- Also known as: "Philadelphia" Jerry Ricks
- Born: Gerald Lawrence Ricks May 22, 1940 Philadelphia, Pennsylvania, U.S.
- Died: December 10, 2007 (aged 67) Rijeka, Croatia
- Genres: Country blues
- Occupation(s): Guitarist, singer

= Jerry Ricks =

American blues musician (1940–2007)

Gerald Lawrence "Jerry" Ricks (May 22, 1940 – December 10, 2007), often billed as "Philadelphia" Jerry Ricks, was an American country blues guitarist and singer.

==Life and career==
Ricks was born and grew up in Philadelphia, Pennsylvania, playing trumpet as a child. He started playing guitar in local coffee shops in the late 1950s. He worked as a booking manager for the Second Fret Coffee House in Philadelphia from 1960-1966, coming into contact with many key figures in the blues revival, including Son House, Lightnin' Hopkins, Libba Cotten, Jesse Fuller, Mance Lipscomb, and Lonnie Johnson. He recorded with Mississippi John Hurt in 1964.

In 1969, Ricks toured with Buddy Guy on a State Department-sponsored East African tour. After returning to the U.S. briefly to do field work in Arkansas for the Smithsonian Institution, he moved to Europe in 1971. He lived in Europe for most of the 1970s and 1980s, only returning to the US in 1972 and 1973, when he recorded with Hall & Oates on Whole Oats and Abandoned Luncheonette. In Germany, he recorded several albums with Oscar Klein, and in Italy recorded with Giulio Camarca.

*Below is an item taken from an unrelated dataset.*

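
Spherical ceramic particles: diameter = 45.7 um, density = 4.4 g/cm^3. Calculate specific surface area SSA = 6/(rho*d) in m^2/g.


SSA = 6 / (4.4 * 45.7) = 0.03 m^2/g

0.03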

His first solo album, in 1984, was recorded in Zagreb, at that time in Yugoslavia, and he also recorded albums in Hungary, Austria and Switzerland. He returned to live in the United States in the early 1990s. On February 17, 1991, he and John Oates performed "Come Back Baby" at Hall & Oates' concert at the Tower Theater in Upper Darby. His first American releases did not arrive until 1998, when Rooster Blues released his Deep in the Well. The album was nominated for three W.C. Handy Awards. Many Miles of Blues followed on the same label in 2000.

In 2007, Ricks and his wife moved to Kastav, Croatia. He suffered a stroke that year, and a benefit concert featuring Shemekia Copeland and David Bromberg was held in the US to help pay his medical bills. He died on December 10, 2007, aged 67, in a hospital in Rijeka, Croatia.

The biggest blues festival in Croatia, Kastav Blues Festival, was established in honour of Ricks. It has been held since 2008 and is still ongoing. Every year in the first week of August, eminent names of national, European and global blues musicians assemble in Kastav, Croatia, to honour Ricks' influence.

Ricks fathered two children: Jamie R. Ricks (June 11, 1963 – September 1, 2017) and visual artist Kellie L. Ricks (May 1964 – September 2020).